Trump apresenta plano para reabrir Ormuz e manter pressão sobre o Irã
O presidente dos Estados Unidos, Donald Trump, apresenta em 30 de abril de 2026 um novo plano para reabrir o estreito de Ormuz. A proposta mantém o bloqueio a portos iranianos e busca forçar Teerã a encerrar o estrangulamento da principal rota marítima do petróleo.
Pressão máxima em uma rota vital da energia mundial
O estreito de Ormuz concentra, em média, quase 20% do comércio marítimo diário de petróleo do planeta, segundo estimativas de agências internacionais. Cada navio parado por horas na região aumenta o risco de alta adicional no preço do barril, que já oscila com forte volatilidade desde o início do bloqueio iraniano. Washington tenta conter esse efeito em cadeia com uma combinação de pressão naval e negociação diplomática.
O novo plano, de acordo com um alto funcionário do governo norte-americano, mantém navios de guerra dos EUA e de aliados posicionados para bloquear portos estratégicos do Irã. A ideia é tornar mais caro, econômica e politicamente, qualquer movimento de Teerã para interromper o trânsito de petroleiros e cargueiros que cruzam a passagem, que em alguns trechos não passa de 40 quilômetros de largura.
Diplomacia em paralelo ao bloqueio naval
Trump avalia uma série de medidas de política externa em paralelo às ações militares. Segundo o assessor ouvido sob condição de anonimato, o presidente considera novas sanções direcionadas a setores ligados à Guarda Revolucionária iraniana e à indústria marítima do país. A Casa Branca também intensifica conversas com aliados da Europa, do Golfo Pérsico e da Ásia para coordenar respostas econômicas e políticas.
O funcionário afirma que o objetivo central é forçar o Irã a suspender imediatamente o bloqueio ao tráfego internacional. “O presidente quer acabar com o que ele vê como um estrangulamento inaceitável de uma hidrovia estratégica para o mundo inteiro”, diz a fonte. Em reuniões fechadas, Trump argumenta que ceder agora abriria espaço para novas ações de pressão iraniana em outras áreas do Oriente Médio.
A movimentação ocorre em um momento de tensão acumulada.

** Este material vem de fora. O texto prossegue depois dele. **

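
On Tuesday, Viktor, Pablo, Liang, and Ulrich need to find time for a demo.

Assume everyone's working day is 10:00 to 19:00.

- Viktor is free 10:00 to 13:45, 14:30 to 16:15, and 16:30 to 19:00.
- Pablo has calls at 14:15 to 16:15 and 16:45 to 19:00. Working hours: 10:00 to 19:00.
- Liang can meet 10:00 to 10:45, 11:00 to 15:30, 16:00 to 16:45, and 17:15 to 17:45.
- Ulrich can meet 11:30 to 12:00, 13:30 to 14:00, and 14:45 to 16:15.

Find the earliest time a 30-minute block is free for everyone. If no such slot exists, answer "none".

11:30

Pablo free within 10:00–19:00: 10:00–14:15, 16:15–16:45.
Viktor ∩ Pablo: 10:00–13:45, 16:30–16:45.
Viktor ∩ Pablo ∩ Liang: 10:00–10:45, 11:00–13:45, 16:30–16:45.
Viktor ∩ Pablo ∩ Liang ∩ Ulrich: 11:30–12:00, 13:30–13:45.
Windows ≥ 30 min: 11:30–12:00.
Earliest such window starts at 11:30.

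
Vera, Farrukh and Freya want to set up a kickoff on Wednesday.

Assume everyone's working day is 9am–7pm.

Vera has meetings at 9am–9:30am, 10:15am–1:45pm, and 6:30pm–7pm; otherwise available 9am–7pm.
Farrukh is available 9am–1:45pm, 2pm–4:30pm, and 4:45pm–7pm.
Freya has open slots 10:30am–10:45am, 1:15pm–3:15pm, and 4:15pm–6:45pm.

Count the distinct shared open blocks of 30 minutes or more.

Vera free within 09:00–19:00: 09:30–10:15, 13:45–18:30.
Vera ∩ Farrukh: 09:30–10:15, 14:00–16:30, 16:45–18:30.
Vera ∩ Farrukh ∩ Freya: 14:00–15:15, 16:15–16:30, 16:45–18:30.
Windows ≥ 30 min: 14:00–15:15, 16:45–18:30.
That's 2 windows.

2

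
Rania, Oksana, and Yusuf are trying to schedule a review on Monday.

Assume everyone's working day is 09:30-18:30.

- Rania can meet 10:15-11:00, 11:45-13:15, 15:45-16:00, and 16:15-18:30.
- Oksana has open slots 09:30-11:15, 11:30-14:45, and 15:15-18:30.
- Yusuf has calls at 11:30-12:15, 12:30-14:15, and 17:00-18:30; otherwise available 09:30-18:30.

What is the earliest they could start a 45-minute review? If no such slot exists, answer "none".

Yusuf free within 09:30–18:30: 09:30–11:30, 12:15–12:30, 14:15–17:00.
Rania ∩ Oksana: 10:15–11:00, 11:45–13:15, 15:45–16:00, 16:15–18:30.
Rania ∩ Oksana ∩ Yusuf: 10:15–11:00, 12:15–12:30, 15:45–16:00, 16:15–17:00.
Windows ≥ 45 min: 10:15–11:00, 16:15–17:00.
Earliest such window starts at 10:15.

10:15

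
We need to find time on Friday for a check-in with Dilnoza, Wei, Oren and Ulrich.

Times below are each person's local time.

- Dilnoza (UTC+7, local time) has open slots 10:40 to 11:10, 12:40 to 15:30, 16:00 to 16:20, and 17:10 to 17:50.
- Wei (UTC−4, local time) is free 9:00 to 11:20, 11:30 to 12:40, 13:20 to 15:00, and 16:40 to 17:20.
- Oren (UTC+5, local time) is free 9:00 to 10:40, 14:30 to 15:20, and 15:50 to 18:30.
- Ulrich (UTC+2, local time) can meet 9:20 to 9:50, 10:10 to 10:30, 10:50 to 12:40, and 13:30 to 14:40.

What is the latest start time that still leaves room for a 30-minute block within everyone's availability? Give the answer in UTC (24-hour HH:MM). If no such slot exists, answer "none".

Dilnoza → UTC: 03:40–04:10, 05:40–08:30, 09:00–09:20, 10:10–10:50.
Wei → UTC: 13:00–15:20, 15:30–16:40, 17:20–19:00, 20:40–21:20.
Oren → UTC: 04:00–05:40, 09:30–10:20, 10:50–13:30.
Ulrich → UTC: 07:20–07:50, 08:10–08:30, 08:50–10:40, 11:30–12:40.
Dilnoza ∩ Wei: (none).
Dilnoza ∩ Wei ∩ Oren: (none).
Dilnoza ∩ Wei ∩ Oren ∩ Ulrich: (none).
Windows ≥ 30 min: (none).

none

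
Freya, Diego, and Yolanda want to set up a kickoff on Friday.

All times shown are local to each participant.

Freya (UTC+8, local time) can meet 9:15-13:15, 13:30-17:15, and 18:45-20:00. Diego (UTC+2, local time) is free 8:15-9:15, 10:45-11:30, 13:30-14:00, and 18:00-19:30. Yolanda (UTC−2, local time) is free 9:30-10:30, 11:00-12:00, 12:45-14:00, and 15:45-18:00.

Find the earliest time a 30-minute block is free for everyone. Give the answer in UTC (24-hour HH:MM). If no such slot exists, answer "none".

11:30

Freya → UTC: 01:15–05:15, 05:30–09:15, 10:45–12:00.
Diego → UTC: 06:15–07:15, 08:45–09:30, 11:30–12:00, 16:00–17:30.
Yolanda → UTC: 11:30–12:30, 13:00–14:00, 14:45–16:00, 17:45–20:00.
Freya ∩ Diego: 06:15–07:15, 08:45–09:15, 11:30–12:00.
Freya ∩ Diego ∩ Yolanda: 11:30–12:00.
Windows ≥ 30 min: 11:30–12:00.
Earliest such window starts at 11:30.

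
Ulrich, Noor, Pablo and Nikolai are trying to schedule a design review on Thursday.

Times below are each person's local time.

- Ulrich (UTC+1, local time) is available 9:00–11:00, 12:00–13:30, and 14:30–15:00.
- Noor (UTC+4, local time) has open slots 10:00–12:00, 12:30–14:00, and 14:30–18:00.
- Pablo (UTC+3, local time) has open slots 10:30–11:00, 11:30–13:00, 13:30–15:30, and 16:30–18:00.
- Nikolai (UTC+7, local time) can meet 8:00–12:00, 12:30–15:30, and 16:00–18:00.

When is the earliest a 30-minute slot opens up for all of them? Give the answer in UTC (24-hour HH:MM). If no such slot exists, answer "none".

09:00

Ulrich → UTC: 08:00–10:00, 11:00–12:30, 13:30–14:00.
Noor → UTC: 06:00–08:00, 08:30–10:00, 10:30–14:00.
Pablo → UTC: 07:30–08:00, 08:30–10:00, 10:30–12:30, 13:30–15:00.
Nikolai → UTC: 01:00–05:00, 05:30–08:30, 09:00–11:00.
Ulrich ∩ Noor: 08:30–10:00, 11:00–12:30, 13:30–14:00.
Ulrich ∩ Noor ∩ Pablo: 08:30–10:00, 11:00–12:30, 13:30–14:00.
Ulrich ∩ Noor ∩ Pablo ∩ Nikolai: 09:00–10:00.
Windows ≥ 30 min: 09:00–10:00.
Earliest such window starts at 09:00.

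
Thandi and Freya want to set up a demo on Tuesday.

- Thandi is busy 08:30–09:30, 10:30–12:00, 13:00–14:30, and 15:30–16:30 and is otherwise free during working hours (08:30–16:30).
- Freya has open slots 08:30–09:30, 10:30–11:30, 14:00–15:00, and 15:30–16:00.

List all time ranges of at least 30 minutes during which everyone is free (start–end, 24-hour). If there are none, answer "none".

14:30–15:00

Thandi free within 08:30–16:30: 09:30–10:30, 12:00–13:00, 14:30–15:30.
Thandi ∩ Freya: 14:30–15:00.
Windows ≥ 30 min: 14:30–15:00.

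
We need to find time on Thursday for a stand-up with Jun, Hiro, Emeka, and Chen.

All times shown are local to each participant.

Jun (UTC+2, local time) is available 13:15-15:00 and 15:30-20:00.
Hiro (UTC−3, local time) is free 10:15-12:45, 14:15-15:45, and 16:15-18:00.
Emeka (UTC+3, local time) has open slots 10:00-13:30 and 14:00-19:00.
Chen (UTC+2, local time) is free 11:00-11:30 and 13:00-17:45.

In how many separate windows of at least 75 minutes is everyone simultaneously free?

Jun → UTC: 11:15–13:00, 13:30–18:00.
Hiro → UTC: 13:15–15:45, 17:15–18:45, 19:15–21:00.
Emeka → UTC: 07:00–10:30, 11:00–16:00.
Chen → UTC: 09:00–09:30, 11:00–15:45.
Jun ∩ Hiro: 13:30–15:45, 17:15–18:00.
Jun ∩ Hiro ∩ Emeka: 13:30–15:45.
Jun ∩ Hiro ∩ Emeka ∩ Chen: 13:30–15:45.
Windows ≥ 75 min: 13:30–15:45.
That's 1 window.

1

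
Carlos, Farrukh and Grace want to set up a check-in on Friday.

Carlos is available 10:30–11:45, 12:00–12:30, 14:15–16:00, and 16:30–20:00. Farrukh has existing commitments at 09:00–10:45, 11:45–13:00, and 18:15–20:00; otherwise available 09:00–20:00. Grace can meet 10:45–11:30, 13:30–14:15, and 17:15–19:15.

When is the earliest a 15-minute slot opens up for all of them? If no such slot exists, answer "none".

10:45

Farrukh free within 09:00–20:00: 10:45–11:45, 13:00–18:15.
Carlos ∩ Farrukh: 10:45–11:45, 14:15–16:00, 16:30–18:15.
Carlos ∩ Farrukh ∩ Grace: 10:45–11:30, 17:15–18:15.
Windows ≥ 15 min: 10:45–11:30, 17:15–18:15.
Earliest such window starts at 10:45.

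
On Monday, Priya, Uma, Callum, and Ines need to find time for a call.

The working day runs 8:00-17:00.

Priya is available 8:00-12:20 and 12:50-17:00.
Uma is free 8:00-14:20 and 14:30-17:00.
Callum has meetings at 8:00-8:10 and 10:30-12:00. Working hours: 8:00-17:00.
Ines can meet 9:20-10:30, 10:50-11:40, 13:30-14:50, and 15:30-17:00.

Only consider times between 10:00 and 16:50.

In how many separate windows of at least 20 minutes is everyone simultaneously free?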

Desde o início do bloqueio, navios comerciais relatam inspeções forçadas, atrasos e ameaças de interceptação por forças ligadas a Teerã. Empresas de transporte marítimo já revisam rotas, aumentam seguros e repassam custos aos clientes, o que afeta da refinaria ao posto de gasolina. Cada dólar a mais no barril tem potencial de pressionar inflação, frear crescimento e alimentar crises políticas em países importadores.
Mercado de energia em alerta e aliados divididos
Os governos mais expostos à rota de Ormuz acompanham o impasse com atenção. Países do Golfo que dependem do estreito para exportar até 80% do seu petróleo apoiam a presença militar americana, mas temem ser arrastados para um conflito direto com o Irã. Na Europa, chancelerias tentam equilibrar a defesa da liberdade de navegação com o receio de nova escalada militar na região, que poderia repetir choques de preços como os de 1973 e 1979.
Especialistas em energia calculam que um fechamento prolongado da rota poderia retirar milhões de barris por dia do mercado, o que empurraria o barril para patamares superiores a US$ 120 em poucas semanas. O bloqueio já afeta contratos futuros, aumenta a demanda por estoques estratégicos e reacende debates sobre diversificação de fontes, do gás natural ao investimento acelerado em renováveis. Para países importadores como Brasil, China, Índia e grande parte da Europa, qualquer interrupção prolongada exige planos de contingência para proteger consumo interno e indústria.
Risco de escalada militar e próximos passos
O plano de Trump tenta combinar demonstração de força com margem para saída negociada. O governo americano sinaliza que o bloqueio aos portos iranianos pode ser flexibilizado caso Teerã permita o trânsito pleno e verificável de navios estrangeiros. Essa equação, no entanto, depende da disposição do regime iraniano em recuar sem perder apoio interno, em um cenário de forte nacionalismo e pressão econômica.
Analistas de defesa lembram que qualquer erro de cálculo, de um disparo isolado a um incidente com navios militares, pode transformar o impasse em confronto aberto. Os próximos dias devem indicar se prevalece a via diplomática ou a lógica da escalada. Entre as capitais afetadas, a pergunta que guia decisões econômicas e políticas é direta: por quanto tempo o mundo consegue viver com a principal artéria do petróleo parcialmente sufocada.